Hoje, no entanto, o presidente dos Correios informou que o processo
ainda está em andamento.
“Tive oportunidade de
me reunir com o senador Demóstenes Torres para explicar a ele
que o que tem se falado da licitação é prematuro
porque ela ainda não terminou e a principal fase [a terceira,
de apresentação de preço] ainda não
aconteceu”, afirmou Custódio.
Ele disse, inclusive,
que a agência foi desclassificada por haver divergência
entre a peça publicitária apresentada na segunda fase
do processo seletivo e o que havia sido proposto anteriormente.
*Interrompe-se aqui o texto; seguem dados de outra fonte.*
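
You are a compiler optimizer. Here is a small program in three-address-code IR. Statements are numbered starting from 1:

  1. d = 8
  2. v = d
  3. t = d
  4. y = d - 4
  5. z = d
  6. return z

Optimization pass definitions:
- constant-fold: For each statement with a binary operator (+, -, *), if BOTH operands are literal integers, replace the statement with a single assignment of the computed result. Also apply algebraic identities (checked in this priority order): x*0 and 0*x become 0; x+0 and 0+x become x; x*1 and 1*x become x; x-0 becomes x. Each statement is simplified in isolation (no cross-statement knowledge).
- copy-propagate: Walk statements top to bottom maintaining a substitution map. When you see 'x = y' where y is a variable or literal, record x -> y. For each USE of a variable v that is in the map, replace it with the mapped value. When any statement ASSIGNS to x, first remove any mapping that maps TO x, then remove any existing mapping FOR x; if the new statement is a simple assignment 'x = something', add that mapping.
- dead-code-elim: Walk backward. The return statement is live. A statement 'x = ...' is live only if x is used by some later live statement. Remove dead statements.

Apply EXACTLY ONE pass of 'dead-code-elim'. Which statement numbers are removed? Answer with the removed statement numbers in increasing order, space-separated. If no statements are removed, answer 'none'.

Answer: 2 3 4

Derivation:
Backward liveness scan:
Stmt 1 'd = 8': KEEP (d is live); live-in = []
Stmt 2 'v = d': DEAD (v not in live set ['d'])
Stmt 3 't = d': DEAD (t not in live set ['d'])
Stmt 4 'y = d - 4': DEAD (y not in live set ['d'])
Stmt 5 'z = d': KEEP (z is live); live-in = ['d']
Stmt 6 'return z': KEEP (return); live-in = ['z']
Removed statement numbers: [2, 3, 4]
Surviving IR:
  d = 8
  z = d
  return z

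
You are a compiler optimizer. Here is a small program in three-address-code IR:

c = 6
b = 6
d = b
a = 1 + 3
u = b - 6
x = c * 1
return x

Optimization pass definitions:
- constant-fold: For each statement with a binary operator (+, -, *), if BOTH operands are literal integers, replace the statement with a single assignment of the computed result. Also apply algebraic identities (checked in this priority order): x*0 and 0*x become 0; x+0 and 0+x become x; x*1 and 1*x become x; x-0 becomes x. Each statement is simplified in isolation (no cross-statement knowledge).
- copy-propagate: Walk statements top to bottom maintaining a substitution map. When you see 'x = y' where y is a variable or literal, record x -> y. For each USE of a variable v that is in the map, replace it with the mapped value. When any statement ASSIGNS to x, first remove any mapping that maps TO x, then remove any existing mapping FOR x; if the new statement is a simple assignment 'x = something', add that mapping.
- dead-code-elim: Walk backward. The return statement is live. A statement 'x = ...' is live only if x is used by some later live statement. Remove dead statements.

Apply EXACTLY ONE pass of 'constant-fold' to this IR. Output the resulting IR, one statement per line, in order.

Answer: c = 6
b = 6
d = b
a = 4
u = b - 6
x = c
return x

Derivation:
Applying constant-fold statement-by-statement:
  [1] c = 6  (unchanged)
  [2] b = 6  (unchanged)
  [3] d = b  (unchanged)
  [4] a = 1 + 3  -> a = 4
  [5] u = b - 6  (unchanged)
  [6] x = c * 1  -> x = c
  [7] return x  (unchanged)
Result (7 stmts):
  c = 6
  b = 6
  d = b
  a = 4
  u = b - 6
  x = c
  return x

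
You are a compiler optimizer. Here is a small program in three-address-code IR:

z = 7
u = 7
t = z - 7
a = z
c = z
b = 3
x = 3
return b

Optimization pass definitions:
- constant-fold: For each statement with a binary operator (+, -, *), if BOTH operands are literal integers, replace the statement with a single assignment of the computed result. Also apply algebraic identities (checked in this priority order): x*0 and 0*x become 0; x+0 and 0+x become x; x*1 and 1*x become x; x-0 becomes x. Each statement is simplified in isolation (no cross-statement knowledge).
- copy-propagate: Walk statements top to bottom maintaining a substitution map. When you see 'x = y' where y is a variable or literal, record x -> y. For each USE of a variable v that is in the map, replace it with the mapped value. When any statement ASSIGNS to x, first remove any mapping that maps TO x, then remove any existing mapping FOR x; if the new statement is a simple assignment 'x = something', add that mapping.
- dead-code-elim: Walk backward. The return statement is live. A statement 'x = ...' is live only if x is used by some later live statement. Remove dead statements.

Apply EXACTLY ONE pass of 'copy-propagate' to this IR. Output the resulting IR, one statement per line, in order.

Answer: z = 7
u = 7
t = 7 - 7
a = 7
c = 7
b = 3
x = 3
return 3

Derivation:
Applying copy-propagate statement-by-statement:
  [1] z = 7  (unchanged)
  [2] u = 7  (unchanged)
  [3] t = z - 7  -> t = 7 - 7
  [4] a = z  -> a = 7
  [5] c = z  -> c = 7
  [6] b = 3  (unchanged)
  [7] x = 3  (unchanged)
  [8] return b  -> return 3
Result (8 stmts):
  z = 7
  u = 7
  t = 7 - 7
  a = 7
  c = 7
  b = 3
  x = 3
  return 3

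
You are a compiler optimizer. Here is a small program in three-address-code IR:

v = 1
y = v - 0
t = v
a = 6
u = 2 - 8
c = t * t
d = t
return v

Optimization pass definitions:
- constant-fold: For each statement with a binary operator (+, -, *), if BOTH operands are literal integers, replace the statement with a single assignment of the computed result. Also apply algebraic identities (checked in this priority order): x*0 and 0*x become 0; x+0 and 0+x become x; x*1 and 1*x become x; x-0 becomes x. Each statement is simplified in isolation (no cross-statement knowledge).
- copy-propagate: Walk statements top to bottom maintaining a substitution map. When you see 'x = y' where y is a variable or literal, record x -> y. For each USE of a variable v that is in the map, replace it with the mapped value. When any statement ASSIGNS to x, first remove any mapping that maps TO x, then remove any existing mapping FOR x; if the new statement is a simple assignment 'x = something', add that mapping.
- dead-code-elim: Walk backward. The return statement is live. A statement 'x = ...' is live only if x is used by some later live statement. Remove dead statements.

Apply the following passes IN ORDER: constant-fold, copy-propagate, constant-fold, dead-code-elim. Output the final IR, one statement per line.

Answer: return 1

Derivation:
Initial IR:
  v = 1
  y = v - 0
  t = v
  a = 6
  u = 2 - 8
  c = t * t
  d = t
  return v
After constant-fold (8 stmts):
  v = 1
  y = v
  t = v
  a = 6
  u = -6
  c = t * t
  d = t
  return v
After copy-propagate (8 stmts):
  v = 1
  y = 1
  t = 1
  a = 6
  u = -6
  c = 1 * 1
  d = 1
  return 1
After constant-fold (8 stmts):
  v = 1
  y = 1
  t = 1
  a = 6
  u = -6
  c = 1
  d = 1
  return 1
After dead-code-elim (1 stmts):
  return 1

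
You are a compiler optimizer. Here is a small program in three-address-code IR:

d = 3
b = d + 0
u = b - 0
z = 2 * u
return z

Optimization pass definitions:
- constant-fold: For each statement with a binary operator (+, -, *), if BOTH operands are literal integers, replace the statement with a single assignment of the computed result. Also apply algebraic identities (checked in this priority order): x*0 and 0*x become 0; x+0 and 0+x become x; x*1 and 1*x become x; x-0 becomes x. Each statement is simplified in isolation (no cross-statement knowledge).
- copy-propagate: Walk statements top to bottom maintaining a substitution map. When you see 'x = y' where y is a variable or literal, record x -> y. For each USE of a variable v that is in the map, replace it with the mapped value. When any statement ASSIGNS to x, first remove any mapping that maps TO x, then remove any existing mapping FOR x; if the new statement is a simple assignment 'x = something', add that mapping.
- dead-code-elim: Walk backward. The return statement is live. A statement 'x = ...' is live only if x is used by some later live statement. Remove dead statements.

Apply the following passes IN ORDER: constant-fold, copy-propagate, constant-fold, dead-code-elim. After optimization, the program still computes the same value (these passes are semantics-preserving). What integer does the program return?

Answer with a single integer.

Initial IR:
  d = 3
  b = d + 0
  u = b - 0
  z = 2 * u
  return z
After constant-fold (5 stmts):
  d = 3
  b = d
  u = b
  z = 2 * u
  return z
After copy-propagate (5 stmts):
  d = 3
  b = 3
  u = 3
  z = 2 * 3
  return z
After constant-fold (5 stmts):
  d = 3
  b = 3
  u = 3
  z = 6
  return z
After dead-code-elim (2 stmts):
  z = 6
  return z
Evaluate:
  d = 3  =>  d = 3
  b = d + 0  =>  b = 3
  u = b - 0  =>  u = 3
  z = 2 * u  =>  z = 6
  return z = 6

Answer: 6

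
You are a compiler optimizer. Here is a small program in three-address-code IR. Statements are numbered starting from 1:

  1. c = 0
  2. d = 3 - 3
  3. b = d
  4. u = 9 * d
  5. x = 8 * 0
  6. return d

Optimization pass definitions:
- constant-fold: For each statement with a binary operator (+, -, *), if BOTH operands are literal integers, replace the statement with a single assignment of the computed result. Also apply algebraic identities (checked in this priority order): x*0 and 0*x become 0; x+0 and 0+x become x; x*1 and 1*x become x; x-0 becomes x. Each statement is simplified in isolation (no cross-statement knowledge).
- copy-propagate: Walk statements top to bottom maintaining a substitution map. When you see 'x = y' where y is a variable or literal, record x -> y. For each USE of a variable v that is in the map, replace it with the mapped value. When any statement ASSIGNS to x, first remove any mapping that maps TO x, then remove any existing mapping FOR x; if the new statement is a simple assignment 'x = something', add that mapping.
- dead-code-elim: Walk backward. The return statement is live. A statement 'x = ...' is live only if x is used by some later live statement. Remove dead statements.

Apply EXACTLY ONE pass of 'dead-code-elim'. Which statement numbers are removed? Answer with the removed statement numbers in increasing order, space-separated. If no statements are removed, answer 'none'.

Answer: 1 3 4 5

Derivation:
Backward liveness scan:
Stmt 1 'c = 0': DEAD (c not in live set [])
Stmt 2 'd = 3 - 3': KEEP (d is live); live-in = []
Stmt 3 'b = d': DEAD (b not in live set ['d'])
Stmt 4 'u = 9 * d': DEAD (u not in live set ['d'])
Stmt 5 'x = 8 * 0': DEAD (x not in live set ['d'])
Stmt 6 'return d': KEEP (return); live-in = ['d']
Removed statement numbers: [1, 3, 4, 5]
Surviving IR:
  d = 3 - 3
  return d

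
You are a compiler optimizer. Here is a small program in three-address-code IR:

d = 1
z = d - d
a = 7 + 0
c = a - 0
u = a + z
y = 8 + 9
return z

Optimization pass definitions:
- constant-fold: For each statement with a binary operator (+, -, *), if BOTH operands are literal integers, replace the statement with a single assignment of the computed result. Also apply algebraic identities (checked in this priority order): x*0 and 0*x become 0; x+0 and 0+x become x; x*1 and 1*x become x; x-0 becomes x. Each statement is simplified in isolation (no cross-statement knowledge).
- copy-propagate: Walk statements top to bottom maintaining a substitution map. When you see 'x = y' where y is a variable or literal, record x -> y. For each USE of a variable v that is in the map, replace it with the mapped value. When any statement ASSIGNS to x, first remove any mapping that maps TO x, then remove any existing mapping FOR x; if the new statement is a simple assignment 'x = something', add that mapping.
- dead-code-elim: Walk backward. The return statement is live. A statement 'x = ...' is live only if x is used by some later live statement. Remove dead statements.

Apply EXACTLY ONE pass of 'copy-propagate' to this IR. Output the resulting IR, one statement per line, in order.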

Não
fosse isso, teria ganho esta fase. Ponderou, no entanto, que a
Giovanni ainda pode entrar com recurso e, caso este seja aceito,
participar da apresentação do preço.
Ao ser questionado
sobre a existências de cartas marcadas na licitação,
o presidente dos Correios respondeu que “não se configura,
pois a agência está desclassificada e ainda vai haver
prazo para recurso”.
A desclassificação
da Giovanni,FCB foi publicada na última segunda-feira (9) no
Diário Oficial da União, segundo os Correios. A partir
daí, a agência tem cinco dias para recorrer. A conta é
de R$ 23 milhões.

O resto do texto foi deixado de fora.